The idea to mount the monitor in the center of Manhattan belongs to one of the richest entrepreneurs in the USA, Seymour Durst. He believed that it was extremely important for common Americans to know if the country was living in debt or not. The display went off in September 2000 when the US national debt began to decrease. However, in July 2002 the clock began to count the debt again.
Durst Organization promised to upgrade the display next year by adding two digits to it. This will help the device track the US national debt to a quadrillion dollars.
When the clock was installed in 1989, the US national debt amounted to 2.7 trillion dollars.

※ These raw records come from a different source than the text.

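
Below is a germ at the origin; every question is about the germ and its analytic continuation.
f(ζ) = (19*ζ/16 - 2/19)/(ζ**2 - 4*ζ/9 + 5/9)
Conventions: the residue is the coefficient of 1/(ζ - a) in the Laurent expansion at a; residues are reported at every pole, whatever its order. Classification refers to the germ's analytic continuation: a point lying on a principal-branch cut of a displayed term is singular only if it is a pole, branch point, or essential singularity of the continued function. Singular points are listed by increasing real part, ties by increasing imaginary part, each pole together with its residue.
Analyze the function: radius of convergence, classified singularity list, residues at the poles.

Radius of convergence at 0: (1/3)*sqrt(5).
At (2/9) - ((1/9)*sqrt(41))*i: a pole of order 1; residue (19/32) + ((217/12464)*sqrt(41))*i.
At (2/9) + ((1/9)*sqrt(41))*i: a pole of order 1; residue (19/32) - ((217/12464)*sqrt(41))*i.

Denominator factor (ζ**2 - 4*ζ/9 + 5/9): discriminant -164/81, complex-conjugate roots (2/9) + ((1/9)*sqrt(41))*i and (2/9) - ((1/9)*sqrt(41))*i; poles of order 1, moduli (1/3)*sqrt(5) and (1/3)*sqrt(5).
The radius of convergence is the smallest modulus among the singular points: (1/3)*sqrt(5).
The factor ζ**2 - 4*ζ/9 + 5/9 splits as (ζ - a)(ζ - a') with a = (2/9) - ((1/9)*sqrt(41))*i, a' = (2/9) + ((1/9)*sqrt(41))*i. At the order-1 pole a set g(ζ) = (ζ - a)*f(ζ) = [19*ζ/16 - 2/19] / (ζ - a').
Simple pole: residue = g(a) at a = (2/9) - ((1/9)*sqrt(41))*i, which is (19/32) + ((217/12464)*sqrt(41))*i.
The factor ζ**2 - 4*ζ/9 + 5/9 splits as (ζ - a)(ζ - a') with a = (2/9) + ((1/9)*sqrt(41))*i, a' = (2/9) - ((1/9)*sqrt(41))*i. At the order-1 pole a set g(ζ) = (ζ - a)*f(ζ) = [19*ζ/16 - 2/19] / (ζ - a').
Simple pole: residue = g(a) at a = (2/9) + ((1/9)*sqrt(41))*i, which is (19/32) - ((217/12464)*sqrt(41))*i.
List the singular points by increasing real part (a conjugate pair: the negative imaginary part first).


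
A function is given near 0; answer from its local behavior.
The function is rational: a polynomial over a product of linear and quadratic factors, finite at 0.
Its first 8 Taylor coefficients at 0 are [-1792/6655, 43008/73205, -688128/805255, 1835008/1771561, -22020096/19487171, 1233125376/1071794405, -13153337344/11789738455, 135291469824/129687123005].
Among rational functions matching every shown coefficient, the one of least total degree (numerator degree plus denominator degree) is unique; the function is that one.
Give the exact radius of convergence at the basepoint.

No rational of total degree below 3 reproduces all 8 coefficients; solving the [0/3] Pade equations on them gives f(n) = -7/(10*(n + 11/8)**3), whose expansion matches every shown term.
Denominator factor (n + 11/8)^3: pole of order 3 at -11/8, modulus 11/8.
The radius of convergence is the smallest modulus among the singular points: 11/8.

The radius of convergence is 11/8.


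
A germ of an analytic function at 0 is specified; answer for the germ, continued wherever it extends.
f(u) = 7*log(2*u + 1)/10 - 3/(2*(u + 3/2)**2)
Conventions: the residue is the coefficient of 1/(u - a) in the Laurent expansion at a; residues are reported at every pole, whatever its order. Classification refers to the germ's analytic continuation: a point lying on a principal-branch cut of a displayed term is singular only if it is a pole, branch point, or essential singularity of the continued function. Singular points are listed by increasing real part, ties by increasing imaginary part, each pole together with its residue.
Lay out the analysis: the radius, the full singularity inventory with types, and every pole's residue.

Radius of convergence at 0: 1/2.
At -3/2: a pole of order 2; residue 0.
At -1/2: a logarithmic branch point.

Denominator factor (u + 3/2)^2: pole of order 2 at -3/2, modulus 3/2.
Branch term (7/10)*log(1 - u/(-1/2)): its argument vanishes at u = -1/2, a logarithmic branch point, modulus 1/2.
The radius of convergence is the smallest modulus among the singular points: 1/2.
The branch term is analytic at -3/2 and contributes nothing to the residue; only the rational part matters.
At the order-2 pole -3/2 set g(u) = (u - (-3/2))^2*(rational part) = -3/2.
Order-2 pole: residue = g'(a); g'(-3/2) = 0, so the residue is 0.
List the singular points by increasing real part (a conjugate pair: the negative imaginary part first).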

According to his son, Seymour Durst had been toying with the basic idea of drawing attention to the growing national debt since at least 1980, when during the holiday season he sent cards that said "Happy New Year. Your share of the national debt is $35,000" to senators and congressmen. In the early eighties, when Durst first developed the idea of a constantly updated clock, the technology required to implement the project was not yet available.
With the national debt at 2.7 trillion dollars, the original 11 by 26 feet (3.4 m × 7.9 m) clock was erected in 1989 a block from Times Square, by Artkraft Strauss. In light of a then-improving debt situation and with the clock being technically unable to properly display a sinking number, the clock was unplugged and covered with a red, white and blue curtain in September 2000, with the national debt standing at roughly 5.7 trillion dollars. However, in July 2002 the curtain was raised and the clock picked up at 6.1 trillion dollars.
In 2004, the original clock was unmounted from its location at 42nd Street and an updated model, which could run backwards, was installed one block away on a Durst building at 1133 Avenue of the Americas, near 44th Street.
Inspired by the example of the National Debt Clock, similar projects were started elsewhere in the United States, as well as in other countries such as Germany.